|Early plug compatible disk pack manufacturer|
Why it's Important
IBM had a "lock" on early removable magnetic disk storage with their 1316 disk pack, which was used on both the 1311 and 2311 disk drives. These were highly profitable items for IBM, with a manufacturing cost under $100 and a selling price of about $600 (verify). As such it represented a huge target of opportunity for competitors, some of whom (e.g. CDC) were forced to buy IBM disk packs at list price and relabel them for use on their own equipment. Availability of compatible disk packs appeared starting in the fall of 1967 from Memorex, a few months later from Caelus (January 1968), and subsequently became a commodity after entry by the major traditional media makers including 3M, CDC, and BASF, plus smaller startups including Athana, CFI, and others.
Caelus was an early IBM-San Jose spin-off in 1966, founded as the first supplier of "IBM Clone" 14 inch magnetic disks and disk packs used initially in IBM's 1311 and 2311, later including 2314 and 3330. The company obtained an IBM patent license, and worked with IBM to obtain special test equipment. Due to the "clone" nature of the disk (same materials and process as IBM) it was favored by many drive makers who had designed equipment around the properties of IBM media.
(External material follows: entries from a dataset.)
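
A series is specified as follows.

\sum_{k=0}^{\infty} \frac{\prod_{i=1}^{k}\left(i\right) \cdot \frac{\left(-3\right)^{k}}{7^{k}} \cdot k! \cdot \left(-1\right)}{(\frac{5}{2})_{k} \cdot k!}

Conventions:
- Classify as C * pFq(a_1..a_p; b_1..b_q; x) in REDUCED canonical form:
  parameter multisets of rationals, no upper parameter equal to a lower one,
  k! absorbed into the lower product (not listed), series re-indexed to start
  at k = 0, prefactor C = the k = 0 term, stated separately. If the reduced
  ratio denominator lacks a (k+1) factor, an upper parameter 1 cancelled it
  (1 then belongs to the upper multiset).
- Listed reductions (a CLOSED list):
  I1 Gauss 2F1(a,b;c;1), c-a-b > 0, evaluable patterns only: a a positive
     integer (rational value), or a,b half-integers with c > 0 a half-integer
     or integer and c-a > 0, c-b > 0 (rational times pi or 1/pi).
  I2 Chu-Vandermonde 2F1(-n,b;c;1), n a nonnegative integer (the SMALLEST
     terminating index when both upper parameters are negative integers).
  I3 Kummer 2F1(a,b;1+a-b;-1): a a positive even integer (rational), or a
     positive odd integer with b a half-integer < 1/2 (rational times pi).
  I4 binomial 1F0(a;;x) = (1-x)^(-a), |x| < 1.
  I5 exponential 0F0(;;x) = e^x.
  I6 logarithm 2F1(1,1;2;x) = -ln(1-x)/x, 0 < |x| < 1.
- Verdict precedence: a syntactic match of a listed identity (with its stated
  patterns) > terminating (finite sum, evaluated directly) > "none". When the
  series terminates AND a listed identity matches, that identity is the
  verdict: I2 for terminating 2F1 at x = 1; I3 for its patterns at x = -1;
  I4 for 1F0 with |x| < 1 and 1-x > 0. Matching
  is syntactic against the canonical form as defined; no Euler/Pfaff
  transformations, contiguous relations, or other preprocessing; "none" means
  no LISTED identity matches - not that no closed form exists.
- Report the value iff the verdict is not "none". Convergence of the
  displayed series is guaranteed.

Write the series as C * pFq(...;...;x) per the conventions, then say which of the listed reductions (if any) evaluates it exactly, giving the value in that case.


At argument -\frac{3}{7}: a 2F1 with upper {1, 1}, lower {\frac{5}{2}}, scaled by C = -1. Verdict: none (x = -\frac{3}{7}): each listed identity misses the multisets {1, 1} ; {\frac{5}{2}}.

Key step: t_0 = -1 here, and the factorial ratio (C = -1, x = -3/7) (k+a-1)!/(a-1)! is a rising factorial (a)_k.
Consecutive-term ratio: r(k) = -\frac{3}{7} * (k+1) (k+1) / [(k+\frac{5}{2}) (k+1)] - poly over poly, x = -\frac{3}{7} from leading terms; C = -1 at k = 0.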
Other suppliers often invented their own processes, and not all disks behaved exactly like IBM product, so Caelus had a short term compatibility advantage.
IBM's business model favored leasing over purchase, at about $50 per month for a $600 (verifypriced disk pack. In two months they recovered the manufacturing cost, and in 1 year collected the equivalent purcase price, after which lease revenue was pure profit. The independents had lower volume with consequently higher manufacturing cost, and had to borrow money to finance the cost of production plus distribution, with a longer payback period made worse by the interest on debt. Success in the traditional disk pack lease marketplace required a huge amount of cash and resulting debt. Loan terms usually required full debt repayment on a lease return, and many customers were not too careful with their disk packs, so the vendor had to refurbish at his own cost and go through the cost of remarketing the used product. IBM also had a timing advantage, since the independents were not usually the first to deliver media to a new system, so drive obsolescence took an earlier and heavier toll.
With IBM's move to non-removable media in newer drive designs, so the business model evolved to OEM sales of single disks to fixed disk drive makers (e.g. STK "superdisk"), a less profitable but steady business. With the decline of disk pack and a growing number of well funded competitors, Caelus was sold to it's major investor EM&M, which subsequently resold the operation, and it eventually was closed.
Key personnel (many ex-IBM) were Phil Yaconelli, Sung Pal Chur, Serge Blanc, Tom Scholten, Bruce Colegrove, Don Ivie, Bill Benz, Bill Sousa, Bob Deardorff, and Bill Carlson.